The hurdles are numerous. First, your local recycling center should accept items for glass recycling (even if you have diligently sorted the bottles and placed them at your curbside pickup). If they don’t, the glass bottles get tossed into the landfill.
Second, the recycling center that accepts glass bottles has to sort the bottles by color: shades of green and blue in one group; brown, red, pink amber in another group; and then a third group for clear glass. Anything that doesn’t neatly fall into one of these groups gets tossed into the landfill.
Third, the sorted glass bottles have to be transported to the closest recycling facility. This can get expensive, since glass is heavy, and transporting glass costs money. This is where even the most well-intentioned recycling program can break down. If the transportation isn’t cost effective to the recycler, then the bottles are tossed into the landfill.
Fourth, the recycling facility, after receiving the bottles, will clean, sort (according to melting temperature) and crush the bottles into cullets. These cullets are mixed with sand and limestone, and heated up to a high temperature (2600 to 2800 degrees Fahrenheit, depending on the type of glass).

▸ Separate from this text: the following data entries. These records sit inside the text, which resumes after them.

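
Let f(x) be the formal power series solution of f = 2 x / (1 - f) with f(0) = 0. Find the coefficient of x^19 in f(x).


Apply Lagrange inversion: f = 2 x * phi(f) with phi(t) = 1/(1 - t), so
[x^n] f = 2^n * (1/n) [t^(n-1)] phi(t)^n = 2^n * (1/n) [t^(n-1)] (1 - t)^(-n) = 2^n * (1/n) C(2n - 2, n - 1) = 2^n * C_{n-1}.
For n = 19: C_18 = C(36, 18) / 19 = 9075135300/19 = 477638700.
With the 2^19 = 524288 factor, the coefficient is 524288 * 477638700 = 250420238745600.

250420238745600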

The molten glass thus made is used to create new items, including new bottles of wine. Currently, up to 70% of wine bottles are made from recycled glass.
The most common community-sponsored recycling system in the United States is single-stream recycling, where glass, plastic and paper are dropped into the same recycle bin. Knowing the complexity of recycling glass, you can see the problem with this system. We need to figure out a way to have multi-stream recycling, where glass, paper/cardboard, and plastic are placed in three different bins, and collected and processed separately. It’s more expensive, but obviously necessary to reduce landfill waste.

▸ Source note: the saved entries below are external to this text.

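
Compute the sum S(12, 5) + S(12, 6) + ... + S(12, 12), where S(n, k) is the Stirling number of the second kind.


By definition, S(n, k) counts partitions of an n-set into exactly k nonempty blocks.
Computing row n = 12 for k = 5..12:
S(12, k): 1379400, 1323652, 627396, 159027, 22275, 1705, 66, 1
Sum = 3513522.

3513522


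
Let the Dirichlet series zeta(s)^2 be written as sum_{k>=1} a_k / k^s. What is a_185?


The Dirichlet convolution of the constant function 1 with itself gives (1 * 1)(k) = sum_{d | k} 1 = d(k), the number of positive divisors of k.
Since zeta(s) = sum_{k>=1} 1/k^s, we have zeta(s)^2 = sum_{k>=1} d(k)/k^s, so a_k = d(k).
For k = 185: the divisors are 1, 5, 37, 185.
Count = 4.

4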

Did you know: up to 60% of wine’s carbon footprint comes from manufacturing the glass bottle. Wouldn’t it make a big difference if they used recycled glass, instead of new glass? In fact, cullets need less energy for melting, and fewer emissions are generated. As wine drinkers, we need to make sure the wine manufacturers know about this!

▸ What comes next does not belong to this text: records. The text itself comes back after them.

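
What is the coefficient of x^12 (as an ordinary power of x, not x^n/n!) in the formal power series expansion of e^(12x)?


The exponential series is e^y = sum_{k>=0} y^k / k!. Substituting y = 12x gives
e^(12x) = sum_{k>=0} 12^k x^k / k!.
So the coefficient of x^n is a^n/n! with a = 12, n = 12:
12^12 / 12! = 8916100448256/479001600 = 35831808/1925

35831808/1925


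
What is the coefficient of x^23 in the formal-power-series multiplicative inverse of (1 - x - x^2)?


Let the inverse be f(x) = sum_{k>=0} a_k x^k. From f(x) * (1 - x - x^2) = 1 and matching coefficients:
 x^0: a_0 = 1.
 x^1: a_1 - a_0 = 0, so a_1 = 1.
 x^k (k >= 2): a_k - a_{k-1} - a_{k-2} = 0, i.e. a_k = a_{k-1} + a_{k-2}.
This is the Fibonacci-type recurrence shifted so that a_0 = a_1 = 1.
Iterating: a_0=1, a_1=1, a_2=2, a_3=3, a_4=5, a_5=8, a_6=13, a_7=21, a_8=34, a_9=55, ...
a_23 = 46368.

46368


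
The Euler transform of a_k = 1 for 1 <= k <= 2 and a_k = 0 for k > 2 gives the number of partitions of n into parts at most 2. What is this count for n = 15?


Partitions of 15 into parts at most 2:
Using generating function (1-x)^(-1)(1-x^2)^(-1),
the coefficient of x^15 = 8

8


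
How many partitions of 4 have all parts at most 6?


Using the generating function (1-x)^(-1)(1-x^2)^(-1)...(1-x^6)^(-1),
the coefficient of x^4 counts these restricted partitions.
Result = 5

5


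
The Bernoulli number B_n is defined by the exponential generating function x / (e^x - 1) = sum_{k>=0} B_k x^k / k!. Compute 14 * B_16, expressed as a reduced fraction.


Bernoulli numbers can also be computed recursively via B_0 = 1 and sum_{j=0}^{m} C(m+1, j) B_j = 0 for m >= 1. Odd-index Bernoulli numbers vanish for k >= 3.
Computing B_16 = -3617/510, so 14 * B_16 = 14 * -3617/510 = -25319/255.

-25319/255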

How Can You Dispose of Empty Wine Bottles?
1 / Check with your local recycling center if they accept wine bottles for recycling. If they do, you’re in luck. Rinse your empty bottles, and send them on for recycling. You can’t really control, as an individual consumer, what happens to your empty wine bottles after you send them to the recycling center. But you can do something – as you’ll see in the next section.
2 / If you are handy, you could upcycle the bottles into numerous decor items and even for storage (bottles are great for storing food items and the occasional mulled wine). You could turn it into a wine bottle light. You can cut the glass bottle into quirky glasses.
How You Can Help Increase Glass Recycling
- Work with your local restaurants or winery or retailer (whichever is accessible to you), and push them into incorporating glass recycling and repurposing into their business operations. (Refresh Glass is a start-up that can help.)
- Work with your community to enhance the recycling program to include glass recycling and single-stream recycling. Educate yourself and others on glass recycling, how to avoid contaminating recyclables, etc., and promote transparency regarding the realities of the local recycling program.
- Try to buy recycled glass products for your dining and kitchen needs. Especially buy wine that comes in recycled bottles. Bunker Hill Vineyard, the “greenest winery in America,” bottles its wines in 100% recycled bottles (which helps them to reduce their carbon footprint by a whopping 60%!).
Repurpose and Recycle
In the case of wine consumption, ‘reduce’ is not an option!;) But the next time you find yourself with an empty wine bottle, see if you can repurpose it somehow at home. If not, try your best to recycle it.
According to the EPA, the glass recycling rate in the US is 31.3% (percentage of recycled glass materials in the year’s production of glass containers – 2018 data). Looks like there’s a whole lot of room for improvement!